Sotomayor. Justice Sotomayor bluntly noted that “This Court went wrong years ago in concluding that a ‘shift from bilateral arbitration to class-action arbitration’ imposes such ‘fundamental changes,’” as a class action is simply “a procedural device” that allows multiple plaintiffs to aggregate their claims. Her argument continued, “Where, as here, an employment agree­ment provides for arbitration as a forum for all disputes relating to a person’s employment and the rules of that forum allow for class actions, an employee who signs an arbitration agreement should not be expected to realize that she is giving up access to that procedural device.”

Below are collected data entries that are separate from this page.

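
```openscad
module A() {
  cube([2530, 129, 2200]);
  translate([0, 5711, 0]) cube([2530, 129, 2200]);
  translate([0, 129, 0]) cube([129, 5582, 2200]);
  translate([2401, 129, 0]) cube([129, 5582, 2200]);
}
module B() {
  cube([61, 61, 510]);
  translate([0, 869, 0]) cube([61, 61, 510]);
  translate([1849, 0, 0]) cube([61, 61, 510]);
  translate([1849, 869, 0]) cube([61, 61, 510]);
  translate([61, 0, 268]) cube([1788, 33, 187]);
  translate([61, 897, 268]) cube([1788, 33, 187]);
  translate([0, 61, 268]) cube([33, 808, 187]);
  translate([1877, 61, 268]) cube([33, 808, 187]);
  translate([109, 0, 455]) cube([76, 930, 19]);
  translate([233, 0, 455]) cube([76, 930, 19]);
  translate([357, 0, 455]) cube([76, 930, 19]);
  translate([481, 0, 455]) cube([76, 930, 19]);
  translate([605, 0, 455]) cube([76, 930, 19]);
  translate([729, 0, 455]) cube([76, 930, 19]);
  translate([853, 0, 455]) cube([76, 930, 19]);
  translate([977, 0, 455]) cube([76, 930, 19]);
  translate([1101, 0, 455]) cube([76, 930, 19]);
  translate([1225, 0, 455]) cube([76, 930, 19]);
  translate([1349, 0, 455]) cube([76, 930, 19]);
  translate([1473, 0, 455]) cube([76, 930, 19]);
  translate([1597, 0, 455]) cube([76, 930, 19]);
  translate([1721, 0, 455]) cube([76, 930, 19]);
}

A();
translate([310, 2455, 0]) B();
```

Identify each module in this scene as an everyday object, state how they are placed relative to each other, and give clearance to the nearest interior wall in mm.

A is a house frame. B is a bed frame. The bed frame sits inside the house frame, centred. The clearance to the nearest interior wall is 181 mm.

Clearances: x = 181, y = 2326; minimum 181 mm.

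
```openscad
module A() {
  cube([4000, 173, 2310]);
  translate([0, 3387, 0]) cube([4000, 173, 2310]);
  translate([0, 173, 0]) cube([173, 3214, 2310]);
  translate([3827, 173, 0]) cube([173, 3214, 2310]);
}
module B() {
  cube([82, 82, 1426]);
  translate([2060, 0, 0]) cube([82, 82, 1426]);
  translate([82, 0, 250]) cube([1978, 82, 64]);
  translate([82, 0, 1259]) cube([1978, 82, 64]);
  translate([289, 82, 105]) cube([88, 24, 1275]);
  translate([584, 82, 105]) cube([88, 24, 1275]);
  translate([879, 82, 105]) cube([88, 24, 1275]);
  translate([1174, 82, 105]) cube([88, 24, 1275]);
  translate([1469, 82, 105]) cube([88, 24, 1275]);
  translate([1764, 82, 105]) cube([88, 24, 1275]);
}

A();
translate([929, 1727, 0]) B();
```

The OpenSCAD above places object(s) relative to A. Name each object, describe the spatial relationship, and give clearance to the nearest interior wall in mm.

A is a house frame. B is a fence section. The fence section sits inside the house frame, centred. The clearance to the nearest interior wall is 756 mm.

Clearances: x = 756, y = 1554; minimum 756 mm.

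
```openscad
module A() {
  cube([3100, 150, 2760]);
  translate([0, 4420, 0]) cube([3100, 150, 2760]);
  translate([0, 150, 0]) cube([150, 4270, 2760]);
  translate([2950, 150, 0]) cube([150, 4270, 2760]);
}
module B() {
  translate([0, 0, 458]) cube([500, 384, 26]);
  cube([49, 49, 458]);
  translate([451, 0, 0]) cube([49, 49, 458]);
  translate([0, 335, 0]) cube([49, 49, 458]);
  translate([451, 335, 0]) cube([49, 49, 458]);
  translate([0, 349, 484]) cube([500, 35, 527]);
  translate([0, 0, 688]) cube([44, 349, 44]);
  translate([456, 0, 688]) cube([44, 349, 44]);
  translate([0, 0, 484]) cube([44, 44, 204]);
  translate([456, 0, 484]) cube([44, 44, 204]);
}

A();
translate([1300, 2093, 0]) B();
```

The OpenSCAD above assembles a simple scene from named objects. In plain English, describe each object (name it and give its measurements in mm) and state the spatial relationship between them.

A is a box-shaped house frame (walls only): outside footprint 3100×4570 mm, wall height 2760 mm, wall thickness 150 mm. The two y-facing walls run the full x-width; the two x-facing walls fit between the inner faces of the y-facing walls.

B is a chair. The seat is a 500×384×26 mm slab with its top at z = 484 mm, on four 49×49 mm corner legs (flush with the seat edges, standing on z = 0). A flat backrest 35 mm thick, 527 mm tall, spans the full seat width and rises from the seat top along its +y edge, rear face flush with the rear of the seat. Two armrests of 44×44 mm section run along each side from the seat's front edge to the front of the backrest, top faces 248 mm above the seat top and outer faces flush with the seat's x-edges; a 44×44 mm post under the front of each armrest stands on the seat at the front corner.

The chair sits inside the house frame, centred.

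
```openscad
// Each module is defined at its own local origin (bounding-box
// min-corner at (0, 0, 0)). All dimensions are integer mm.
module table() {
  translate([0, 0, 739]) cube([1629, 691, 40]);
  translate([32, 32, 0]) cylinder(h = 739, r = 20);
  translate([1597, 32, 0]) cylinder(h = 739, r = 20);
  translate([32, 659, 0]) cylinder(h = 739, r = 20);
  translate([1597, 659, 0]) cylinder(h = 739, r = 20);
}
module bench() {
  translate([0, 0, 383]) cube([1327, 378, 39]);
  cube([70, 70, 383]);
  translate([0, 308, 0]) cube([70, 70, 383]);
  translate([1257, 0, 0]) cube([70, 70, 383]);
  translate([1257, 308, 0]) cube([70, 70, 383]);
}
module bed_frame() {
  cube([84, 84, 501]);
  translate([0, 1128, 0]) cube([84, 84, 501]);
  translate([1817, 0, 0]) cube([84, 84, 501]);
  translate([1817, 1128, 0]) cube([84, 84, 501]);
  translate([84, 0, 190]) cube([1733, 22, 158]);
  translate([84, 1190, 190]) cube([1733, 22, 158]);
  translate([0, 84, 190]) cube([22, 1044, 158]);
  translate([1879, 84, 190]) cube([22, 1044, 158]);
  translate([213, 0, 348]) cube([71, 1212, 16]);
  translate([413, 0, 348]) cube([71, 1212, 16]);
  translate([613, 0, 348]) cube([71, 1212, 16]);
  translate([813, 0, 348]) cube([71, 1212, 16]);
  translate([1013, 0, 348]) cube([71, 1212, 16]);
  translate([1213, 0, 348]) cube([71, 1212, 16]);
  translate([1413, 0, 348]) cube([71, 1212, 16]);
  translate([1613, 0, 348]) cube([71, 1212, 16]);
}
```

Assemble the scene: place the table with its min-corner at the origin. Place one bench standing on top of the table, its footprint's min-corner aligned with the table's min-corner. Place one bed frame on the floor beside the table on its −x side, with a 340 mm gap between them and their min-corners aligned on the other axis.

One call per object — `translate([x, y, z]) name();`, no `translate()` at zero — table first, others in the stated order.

table();
translate([0, 0, 779]) bench();
translate([-2241, 0, 0]) bed_frame();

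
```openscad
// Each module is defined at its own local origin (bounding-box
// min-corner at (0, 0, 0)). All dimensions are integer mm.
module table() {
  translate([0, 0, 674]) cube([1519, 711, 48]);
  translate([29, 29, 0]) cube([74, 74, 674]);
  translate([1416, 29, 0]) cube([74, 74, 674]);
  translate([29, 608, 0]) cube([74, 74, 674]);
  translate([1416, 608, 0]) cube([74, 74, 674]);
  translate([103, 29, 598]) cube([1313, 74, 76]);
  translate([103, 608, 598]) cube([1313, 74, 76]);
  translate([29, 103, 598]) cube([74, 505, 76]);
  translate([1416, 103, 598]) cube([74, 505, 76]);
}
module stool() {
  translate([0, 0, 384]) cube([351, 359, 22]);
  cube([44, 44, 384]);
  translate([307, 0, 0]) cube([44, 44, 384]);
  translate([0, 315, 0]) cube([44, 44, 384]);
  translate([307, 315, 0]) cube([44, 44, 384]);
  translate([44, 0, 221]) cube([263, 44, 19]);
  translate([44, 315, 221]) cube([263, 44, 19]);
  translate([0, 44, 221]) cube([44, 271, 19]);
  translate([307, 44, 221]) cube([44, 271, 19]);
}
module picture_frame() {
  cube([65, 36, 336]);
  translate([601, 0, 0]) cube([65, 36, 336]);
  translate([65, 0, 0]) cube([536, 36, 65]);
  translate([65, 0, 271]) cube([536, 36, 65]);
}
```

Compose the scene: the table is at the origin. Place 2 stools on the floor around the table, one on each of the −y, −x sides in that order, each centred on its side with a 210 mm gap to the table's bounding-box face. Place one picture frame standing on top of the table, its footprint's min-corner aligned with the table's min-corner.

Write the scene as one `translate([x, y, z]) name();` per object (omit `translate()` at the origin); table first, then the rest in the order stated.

table();
translate([584, -569, 0]) stool();
translate([-561, 176, 0]) stool();
translate([0, 0, 722]) picture_frame();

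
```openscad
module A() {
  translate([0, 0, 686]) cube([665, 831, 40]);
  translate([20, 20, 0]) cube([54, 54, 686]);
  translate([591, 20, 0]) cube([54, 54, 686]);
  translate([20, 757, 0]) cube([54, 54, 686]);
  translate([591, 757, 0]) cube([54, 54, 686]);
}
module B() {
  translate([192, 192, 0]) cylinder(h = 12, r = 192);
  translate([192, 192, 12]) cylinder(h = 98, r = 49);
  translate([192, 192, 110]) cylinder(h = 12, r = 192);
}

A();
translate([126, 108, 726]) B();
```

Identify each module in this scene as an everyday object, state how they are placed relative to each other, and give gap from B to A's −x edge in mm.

A is a table. B is a spool. The spool is on top of the table. The gap from the spool to the table's −x edge is 126 mm.

The spool's min-x is at 126; the table's min-x is 0; gap = 126 mm.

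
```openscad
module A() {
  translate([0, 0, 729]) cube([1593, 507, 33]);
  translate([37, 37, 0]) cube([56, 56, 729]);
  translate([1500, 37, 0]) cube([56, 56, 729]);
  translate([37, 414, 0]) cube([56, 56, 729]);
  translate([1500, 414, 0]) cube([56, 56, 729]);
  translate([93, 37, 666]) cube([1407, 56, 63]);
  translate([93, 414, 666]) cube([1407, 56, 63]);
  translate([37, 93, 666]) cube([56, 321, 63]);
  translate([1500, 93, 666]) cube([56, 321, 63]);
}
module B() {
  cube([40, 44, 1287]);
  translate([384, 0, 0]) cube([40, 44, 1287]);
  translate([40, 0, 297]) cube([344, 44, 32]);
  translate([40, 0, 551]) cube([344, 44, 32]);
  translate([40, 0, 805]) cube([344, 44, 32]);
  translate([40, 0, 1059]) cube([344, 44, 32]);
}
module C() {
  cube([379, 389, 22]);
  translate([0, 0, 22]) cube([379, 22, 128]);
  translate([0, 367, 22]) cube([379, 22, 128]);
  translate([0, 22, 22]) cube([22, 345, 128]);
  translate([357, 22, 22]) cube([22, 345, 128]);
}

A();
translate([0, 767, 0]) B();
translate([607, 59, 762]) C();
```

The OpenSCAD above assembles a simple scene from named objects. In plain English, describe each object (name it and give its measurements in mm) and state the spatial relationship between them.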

Kagan. Finally, Justice Kagan pointed out that regardless of what the FAA does require, “the Act does not federalize basic contract law. Under the FAA, state law governs the interpretation of arbitration agreements, so long as that law treats other types of contracts in the same way.” She suggested that even if the Court was correct to view the agreement as ambiguous (she wasn’t so sure), “a plain-vanilla rule of contract interpretation, applied in California as in every other State, requires reading it against the drafter—and so likewise permits a class proceeding here,” she stressed.

Kagan argued that the “majority can reach the opposite conclusion only by insisting that the FAA trumps that neutral state rule whenever its application would result in class arbitra­tion. That holding has no basis in the Act—or in any of our decisions relating to it (including the heavily relied-on Stolt-Nielsen).” She characterized the opinion as “rooted instead in the majority’s belief that class arbitration ‘undermine[s] the central benefits of arbitration itself.’ But that policy view—of a piece with the majority’s ideas about class litigation—cannot justify displacing generally appli­cable state law about how to interpret ambiguous con­tracts.”

Expert commentary. Bryan C. Keane, partner at Dorsey & Whitney, reflected on the Court’s opinion. “The Court’s decision in Lamps Plus—coupled with its earlier decision in Stolt-Nielsen—provide a significant barrier (perhaps a nearly insurmountable barrier) to arbitration on a classwide basis, absent express consent to class arbitration in the parties’ agreement.”

Keane continued that “if the parties wish to consent to class arbitration, then such consent ought to be included expressly in the parties’ agreement. At minimum, however, something more than “ambiguity”—i.e., some indicia of the parties’ intent to permit classwide arbitration—will be required for a court to be able to compel arbitration on a classwide basis,” Keane says.

Open question: Who decides issue of class arbitration? But Keane further explained that the Court was neither asked to nor did address whether availability of class arbitration is a question of arbitrability to be decided by an arbitrator. “Certainly, a party should anticipate that arbitration claimants will continue to argue that the issue of class arbitration is a matter of arbitrability to be resolved by an arbitrator and not a court. Accordingly, it is important for parties to understand what their arbitration agreements and referenced or applicable arbitration rules provide with respect to questions of arbitrability (and to revise such agreements accordingly) if they desire to ensure the issue of class arbitration is not deemed one of arbitrability to be decided by the arbitrator,” Keane stressed.

Settled law: Silence = arbitration. Seyfarth Shaw employment litigation partner Richard L. Alfred agreed that the ruling is “a big victory for the large number of employers that maintain arbitration agreements with common clauses that simply invoke arbitration as the proper forum for resolving employment disputes without an express statement including class or collective arbitration in that mandate.”

He continued: “In such circumstances, there is no longer any question that only individual, not class or collective arbitration may be allowed as a result of today’s Lamps Plus decision.”